# Solved: How to re-set double left click to open files?



## 1002richards (Jan 29, 2006)

Hi,
Somehow my Windows XP has changed.
Used to be double left click on a folder or file to open it - that suits me fine! How do I get it back to that from what it is now ? Please?
However now if I double left click I get the "search" folder option - like the one you can access by left clicking on "start" and left clicking on the search option - just so I'm explaining clearly I hope.
If I right click on a file/folder I get the context menu with "search" as the top option and "open" as the second or third down.

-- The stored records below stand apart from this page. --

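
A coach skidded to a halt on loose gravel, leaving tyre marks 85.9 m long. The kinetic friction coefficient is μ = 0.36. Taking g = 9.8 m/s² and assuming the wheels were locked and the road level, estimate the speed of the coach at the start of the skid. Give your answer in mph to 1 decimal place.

Deceleration a = μg = 0.36 × 9.8 = 3.528 m/s².
v = √(2a·d) = √(2 × 3.528 × 85.9) = √606.110 = 24.6193 m/s.
= 24.6193 ÷ 0.44704 = 55.072 mph.

Initial speed ≈ 55.1 mph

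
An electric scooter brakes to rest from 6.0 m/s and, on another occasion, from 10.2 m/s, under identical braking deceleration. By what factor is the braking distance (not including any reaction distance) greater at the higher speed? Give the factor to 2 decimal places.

Factor ≈ 2.89

Braking distance d = v²/(2a), so with a fixed, d ∝ v².
Factor = (10.2/6.0)² = 1.7000² = 2.8900.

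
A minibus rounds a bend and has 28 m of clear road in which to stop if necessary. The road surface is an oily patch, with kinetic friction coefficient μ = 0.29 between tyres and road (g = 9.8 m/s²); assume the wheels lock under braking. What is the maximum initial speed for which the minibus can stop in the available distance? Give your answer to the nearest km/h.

Maximum speed ≈ 45 km/h

a = μg = 0.29 × 9.8 = 2.842 m/s².
v²/(2a) = d ⇒ v = √(2 × 2.842 × 28) = √159.15 = 12.6155 m/s.
12.6155 m/s × 3.6 = 45.416 km/h.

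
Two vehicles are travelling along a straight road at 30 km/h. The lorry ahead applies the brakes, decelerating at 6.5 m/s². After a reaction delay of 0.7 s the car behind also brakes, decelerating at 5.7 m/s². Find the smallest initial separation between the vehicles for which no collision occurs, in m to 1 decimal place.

30 km/h ÷ 3.6 = 8.3333 m/s.
Leader travels v²/(2a_L) = 69.444 / 13.000 = 5.342 m before stopping.
Follower covers v·t_r = 8.3333 × 0.7 = 5.833 m while reacting, then v²/(2a_F) = 69.444 / 11.400 = 6.092 m while braking, for a total of 5.833 + 6.092 = 11.925 m.
Since a_F ≤ a_L and the follower starts braking later, the follower is never slower than the leader, so the closest approach is when both have stopped.
Minimum gap = 11.925 − 5.342 = 6.583 m.

Minimum gap ≈ 6.6 m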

All help much appreciated,
T I A

Richard.


----------



## ChuckE (Aug 30, 2004)

Try going to Windows Explorer,
select Tools>Folder Options,
on the General tab, select "Click items as follows" "Double-click to open an item"
on the View tab, click [Apply to All Folders]
then click on the [OK] to close the setting.

See if that does what you want.


----------



## 1002richards (Jan 29, 2006)

ChuckE,
Thanks for the tip, but no luck with this solution. I am mystified (and of course, no one in the family has made any changes!)

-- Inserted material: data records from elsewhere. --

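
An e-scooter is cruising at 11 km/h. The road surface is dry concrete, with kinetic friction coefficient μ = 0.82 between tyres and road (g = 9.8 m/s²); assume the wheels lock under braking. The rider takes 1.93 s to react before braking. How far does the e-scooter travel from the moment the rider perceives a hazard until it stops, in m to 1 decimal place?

11 km/h ÷ 3.6 = 3.0556 m/s.
a = μg = 0.82 × 9.8 = 8.036 m/s².
Reaction distance = v·t_r = 3.0556 × 1.93 = 5.897 m.
Braking distance = v²/(2a) = 3.0556² / (2 × 8.036) = 9.337 / 16.072 = 0.581 m.
Total = 5.897 + 0.581 = 6.478 m.

Total stopping distance ≈ 6.5 m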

Any other options I can try please, any one?
Thanks again

Richard.


----------



## WhitPhil (Oct 4, 2000)

Download this fix

It is a REG file. Doubleclicking on it, should add it to the Registry.


----------



## 1002richards (Jan 29, 2006)

WhitPhil,
Many thanks indeed, that has solved it.

Richard.


----------



## Elanggo21 (Sep 21, 2007)

May i know how to add reg file in registry...
Please Help me..
Thanks...


----------



## ChuckE (Aug 30, 2004)

A "reg" file is a text file with the file name ending with ".reg"
It has some specifically entered lines that either set or remove some specific entries in the registry of Windows (the compendium settings for most of what Windows needs to know to operate).

To add a reg file you only need to double-click (or single click if the user has that action set on their PC) to activate those entries.


----------